Concludono quindi le Sezioni Unite affermando che le norme di cui agli artt. 34, 35, 36, 40, 295 e 337 c.p.c., sia che la controversia sull'esistenza del controcredito sorga nel giudizio sul credito principale, sia che già penda dinanzi ad un giudice di pari grado o superiore, non rilevano sulla disciplina sostanziale delineata dall'art. 1243, comma 2, c.c., dal momento che le norme sulla competenza per accertare l'esistenza del controcredito sono estranee alla compensazione giudiziale.

Le Sezioni Unite della Corte di Cassazione hanno deciso di non accogliere il revirement attuato dalla Terza sezione con la sent. n. 23573/2013 e, per converso, hanno aderito all'orientamento tradizionale secondo cui i requisiti di omogeneità, esigibilità, liquidità e certezza sono propri sia della compensazione legale che di quella giudiziale, non potendo ammettersi l'eccezione suddetta qualora il controcredito risulti contestato nell'an.

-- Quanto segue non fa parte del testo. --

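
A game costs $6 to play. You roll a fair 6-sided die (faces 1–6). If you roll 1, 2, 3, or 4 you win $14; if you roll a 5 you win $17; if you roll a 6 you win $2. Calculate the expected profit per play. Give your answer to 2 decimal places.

E[payout] = (1/6)·2 + (2/3)·14 + (1/6)·17 = 25/2
Expected profit = 25/2 − 6 = 13/2 ≈ $6.50

$6.50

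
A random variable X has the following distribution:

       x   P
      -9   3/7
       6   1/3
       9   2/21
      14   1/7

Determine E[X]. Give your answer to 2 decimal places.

E[X] = (3/7)·(-9) + (1/3)·6 + (2/21)·9 + (1/7)·14
     = 1 ≈ 1.00

1.00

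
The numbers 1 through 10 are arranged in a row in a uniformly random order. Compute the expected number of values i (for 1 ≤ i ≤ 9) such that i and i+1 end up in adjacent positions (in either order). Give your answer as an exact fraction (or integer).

9/5

For each i ∈ {1,…,9}, let Xᵢ = 1 if i and i+1 are adjacent. P(Xᵢ=1) = 2·(10−1)!/10! = 2/10.
By linearity, E[ΣXᵢ] = (9)·(2/10) = 9/5.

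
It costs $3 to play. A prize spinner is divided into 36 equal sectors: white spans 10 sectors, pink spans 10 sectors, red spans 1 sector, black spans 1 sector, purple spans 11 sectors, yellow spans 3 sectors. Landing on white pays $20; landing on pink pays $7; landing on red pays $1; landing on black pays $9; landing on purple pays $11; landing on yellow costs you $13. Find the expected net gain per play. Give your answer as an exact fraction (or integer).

E[payout] = (10/36)·20 + (10/36)·7 + (1/36)·1 + (1/36)·9 + (11/36)·11 + (3/36)·(-13) = 181/18
Expected profit = 181/18 − 3 = 127/18

127/18 dollars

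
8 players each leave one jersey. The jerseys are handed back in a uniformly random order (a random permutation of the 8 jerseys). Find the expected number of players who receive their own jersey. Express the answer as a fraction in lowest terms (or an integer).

1

Let Xᵢ = 1 if person i gets their own jersey. For each i, P(Xᵢ=1) = 1/8.
By linearity of expectation, E[X₁+…+X_8] = 8·(1/8) = 1.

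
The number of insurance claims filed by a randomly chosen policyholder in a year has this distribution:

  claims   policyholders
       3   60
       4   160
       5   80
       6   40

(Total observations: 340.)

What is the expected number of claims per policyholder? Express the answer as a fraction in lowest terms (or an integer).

73/17

Total = 340, so P(claims=3) = 60/340, etc.
E[X] = (3/17)·3 + (8/17)·4 + (4/17)·5 + (2/17)·6
     = 73/17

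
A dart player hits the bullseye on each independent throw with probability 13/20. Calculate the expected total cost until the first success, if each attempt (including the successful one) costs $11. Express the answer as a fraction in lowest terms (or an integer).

E[#attempts] = 1/p = 20/13; E[cost] = 11·20/13 = 220/13.

220/13 dollars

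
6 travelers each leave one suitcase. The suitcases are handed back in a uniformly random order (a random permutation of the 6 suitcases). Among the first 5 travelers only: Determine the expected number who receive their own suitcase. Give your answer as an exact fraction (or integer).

Let Xᵢ = 1 if person i gets their own suitcase. For each i, P(Xᵢ=1) = 1/6.
By linearity of expectation, E[X₁+…+X_5] = 5·(1/6) = 5/6.

5/6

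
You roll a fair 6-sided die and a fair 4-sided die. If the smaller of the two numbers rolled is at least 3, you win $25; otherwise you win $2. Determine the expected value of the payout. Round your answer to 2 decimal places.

E[payout] = (2/3)·2 + (1/3)·25 = 29/3
≈ $9.67

$9.67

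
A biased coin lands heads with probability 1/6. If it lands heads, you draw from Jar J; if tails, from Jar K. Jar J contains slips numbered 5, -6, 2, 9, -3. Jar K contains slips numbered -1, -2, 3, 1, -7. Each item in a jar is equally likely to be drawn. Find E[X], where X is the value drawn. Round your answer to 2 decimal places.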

In conclusione le Sezioni Unite affermano i seguenti principi:

  1. se il credito opposto in compensazione è certo, ma non liquido, nel senso di non determinato, in tutto o in parte, nel suo ammontare, il giudice può provvedere alla relativa liquidazione se è facile e pronta; quindi, o può dichiarare estinto il credito principale per compensazione giudiziale fino alla concorrenza con la parte di controcredito liquido, o può sospendere cautelativamente la condanna del debitore fino alla liquidazione del controcredito eccepito in compensazione;
  2. se è controversa, nel medesimo giudizio instaurato dal creditore principale, o in altro giudizio già pendente, l'esistenza del controcredito opposto in compensazione (art. 35 c.p.c.) il giudice non può pronunciare la compensazione, né legale né giudiziale;
  3. la compensazione giudiziale, di cui all'art. 1243, comma 2, c.c. presuppone l'accertamento del controcredito da parte del giudice dinanzi al quale la medesima compensazione è fatta valere, mentre non può fondarsi su un credito la cui esistenza dipenda dall'esito di un separato giudizio in corso e prima che il relativo accertamento sia divenuto definitivo (in tal caso è esclusa la sospensione della decisione sul credito oggetto della domanda principale sia ai sensi dell'art. 295 c.p.c., che dell'art. 337, comma 2, c.p.c. in considerazione della prevalenza della disciplina speciale del citato art. 1243 c.c.).